His name is Ben and he's 21 (call me a cradle robber) and this is his last week doing an internship in the city; he goes to undergrad in Virginia and his parents live in Connecticut.

So we talked about movies and dating and Monty Python and bad pick up lines and laughed a lot and flirted a hell of a lot and he hugged me a couple of times and then he kissed me about ten minutes before my stop. And I kissed back. He was a great kisser. We kissed a lot in those few minutes, making-out teasing kissing. It was incredibly sexy.

Now, would I have ever done this if I thought I'd met someone I could be seriously interested in? Nope.

But he's long distance, way too young, and I had to define "decadent" and "euphonic" for him. No way was I jeopardizing anything with potential.

So I had fun. I felt flirty, sexy, enjoyable, light. One of the things that I was initially attracted to Louis for was how serious he could be about things. One of the things that made it difficult to be with him sometimes was how serious he could be about things. Sex had become so fraught with possible conflict.

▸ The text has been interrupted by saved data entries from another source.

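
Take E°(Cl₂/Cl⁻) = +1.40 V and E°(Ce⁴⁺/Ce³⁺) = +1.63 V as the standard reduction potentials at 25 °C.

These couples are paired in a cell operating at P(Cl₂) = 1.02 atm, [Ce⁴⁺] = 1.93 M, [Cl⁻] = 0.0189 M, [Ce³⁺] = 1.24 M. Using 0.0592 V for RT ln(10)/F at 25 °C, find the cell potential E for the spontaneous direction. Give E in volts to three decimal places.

Ce⁴⁺/Ce³⁺ is the cathode (higher E°), Cl₂/Cl⁻ the anode: E°cell = +1.63 − (+1.40) = +0.23 V, n = 2.
Overall: 2 Ce⁴⁺(aq) + 2 Cl⁻(aq) → 2 Ce³⁺(aq) + Cl₂(g)
Q = [Ce³⁺]^2·P(Cl₂) / ([Ce⁴⁺]^2·[Cl⁻]^2); log Q = 3.071.
E = E° − (0.0592/n) log Q = +0.23 − (0.0592/2)(3.071) = +0.139 V.

+0.139 V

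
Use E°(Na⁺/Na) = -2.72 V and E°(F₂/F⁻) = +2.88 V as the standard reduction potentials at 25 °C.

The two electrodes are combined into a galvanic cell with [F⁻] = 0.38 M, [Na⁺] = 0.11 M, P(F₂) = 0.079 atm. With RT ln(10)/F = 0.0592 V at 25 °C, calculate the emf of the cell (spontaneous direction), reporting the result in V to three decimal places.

+5.649 V

F₂/F⁻ is the cathode (higher E°), Na⁺/Na the anode: E°cell = +2.88 − (-2.72) = +5.60 V, n = 2.
Overall: F₂(g) + 2 Na(s) → 2 F⁻(aq) + 2 Na⁺(aq)
Q = [F⁻]^2·[Na⁺]^2 / (P(F₂)); log Q = -1.655.
E = E° − (0.0592/n) log Q = +5.60 − (0.0592/2)(-1.655) = +5.649 V.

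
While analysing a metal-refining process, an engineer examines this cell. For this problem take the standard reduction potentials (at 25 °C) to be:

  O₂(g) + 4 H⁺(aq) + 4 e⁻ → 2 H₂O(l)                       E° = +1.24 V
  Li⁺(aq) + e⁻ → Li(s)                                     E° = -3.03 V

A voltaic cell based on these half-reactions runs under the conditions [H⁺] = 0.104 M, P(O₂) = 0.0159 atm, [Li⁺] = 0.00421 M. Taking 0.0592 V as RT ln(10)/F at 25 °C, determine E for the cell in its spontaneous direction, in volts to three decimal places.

+4.326 V

O₂/H₂O is the cathode (higher E°), Li⁺/Li the anode: E°cell = +1.24 − (-3.03) = +4.27 V, n = 4.
Overall: O₂(g) + 4 H⁺(aq) + 4 Li(s) → 2 H₂O(l) + 4 Li⁺(aq)
Q = [Li⁺]^4 / (P(O₂)·[H⁺]^4); log Q = -3.772.
E = E° − (0.0592/n) log Q = +4.27 − (0.0592/4)(-3.772) = +4.326 V.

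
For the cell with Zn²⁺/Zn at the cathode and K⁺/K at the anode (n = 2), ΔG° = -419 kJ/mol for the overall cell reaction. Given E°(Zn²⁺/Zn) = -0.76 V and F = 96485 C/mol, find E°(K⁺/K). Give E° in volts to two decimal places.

E°cell = −ΔG°/(nF) = −(-419×10³)/((2)(96485)) = +2.171 V.
Since Zn²⁺/Zn is the cathode and K⁺/K the anode, E°cell = E°(Zn²⁺/Zn) − E°(K⁺/K).
So E°(K⁺/K) = E°(Zn²⁺/Zn) − E°cell = (-0.76) − (+2.171) = -2.93 V.

-2.93 V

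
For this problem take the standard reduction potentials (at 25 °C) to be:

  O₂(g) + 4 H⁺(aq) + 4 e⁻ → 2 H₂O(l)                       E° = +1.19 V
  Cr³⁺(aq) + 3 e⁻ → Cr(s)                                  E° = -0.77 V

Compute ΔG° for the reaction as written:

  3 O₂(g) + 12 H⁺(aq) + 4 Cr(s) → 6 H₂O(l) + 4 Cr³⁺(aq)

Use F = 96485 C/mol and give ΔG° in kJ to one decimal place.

As written, O₂/H₂O is reduced (cathode) and Cr³⁺/Cr is oxidised (anode), so E°cell = (+1.19) − (-0.77) = +1.96 V.
Balancing electrons gives n = 12.
ΔG° = −nFE° = −(12)(96485)(+1.96) = -2,269,327 J = -2269.3 kJ.

-2269.3 kJ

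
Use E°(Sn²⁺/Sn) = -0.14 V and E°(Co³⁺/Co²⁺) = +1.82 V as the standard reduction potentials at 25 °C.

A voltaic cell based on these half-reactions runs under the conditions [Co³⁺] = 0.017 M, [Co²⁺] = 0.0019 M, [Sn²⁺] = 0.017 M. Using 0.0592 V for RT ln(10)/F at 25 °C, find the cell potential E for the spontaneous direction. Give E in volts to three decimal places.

Co³⁺/Co²⁺ is the cathode (higher E°), Sn²⁺/Sn the anode: E°cell = +1.82 − (-0.14) = +1.96 V, n = 2.
Overall: 2 Co³⁺(aq) + Sn(s) → 2 Co²⁺(aq) + Sn²⁺(aq)
Q = [Co²⁺]^2·[Sn²⁺] / ([Co³⁺]^2); log Q = -3.673.
E = E° − (0.0592/n) log Q = +1.96 − (0.0592/2)(-3.673) = +2.069 V.

+2.069 V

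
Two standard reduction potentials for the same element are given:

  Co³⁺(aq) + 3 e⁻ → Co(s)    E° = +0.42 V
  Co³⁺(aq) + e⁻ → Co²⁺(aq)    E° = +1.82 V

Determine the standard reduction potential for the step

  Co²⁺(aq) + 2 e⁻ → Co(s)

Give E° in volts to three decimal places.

-0.280 V

Sequential free energies add, so n₃E°₃ = n₁E°₁ + n₂E°₂.
With n₃ = 3, and the known step contributing 1×(+1.82) V, the unknown satisfies 2·E° = 3×(+0.42) − 1×(+1.82) = -0.560.
E° = -0.560 / 2 = -0.280 V.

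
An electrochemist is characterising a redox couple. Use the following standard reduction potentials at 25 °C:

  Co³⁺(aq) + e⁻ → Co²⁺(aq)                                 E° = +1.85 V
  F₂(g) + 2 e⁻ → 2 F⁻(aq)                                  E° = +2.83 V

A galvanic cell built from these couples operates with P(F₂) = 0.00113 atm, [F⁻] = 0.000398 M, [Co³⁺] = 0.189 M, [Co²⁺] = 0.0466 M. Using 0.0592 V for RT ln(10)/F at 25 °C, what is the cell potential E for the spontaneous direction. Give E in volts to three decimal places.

+1.058 V

F₂/F⁻ is the cathode (higher E°), Co³⁺/Co²⁺ the anode: E°cell = +2.83 − (+1.85) = +0.98 V, n = 2.
Overall: F₂(g) + 2 Co²⁺(aq) → 2 F⁻(aq) + 2 Co³⁺(aq)
Q = [F⁻]^2·[Co³⁺]^2 / (P(F₂)·[Co²⁺]^2); log Q = -2.637.
E = E° − (0.0592/n) log Q = +0.98 − (0.0592/2)(-2.637) = +1.058 V.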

So wow, was it fun to make out with Ben on Metro-North! I gave him my number. If he calls, we'll go out for coffee or a movie and some more kissing and maybe even more for the week he's got left here. If not, then I had a great time.

Like my friend Lisa says, no worries.

I like this. I feel like I'm tasting life.

I dyed my hair a honey amber brown this weekend, just to try something new. I saw an indie movie at the Angelika, just to try something new. I kissed a stranger on a train, just to try something new.

And yet, in all of this, I'm very aware of me. Where I start, where I end, what I want, who I am.

Life is an adventure, and I'm enjoying it.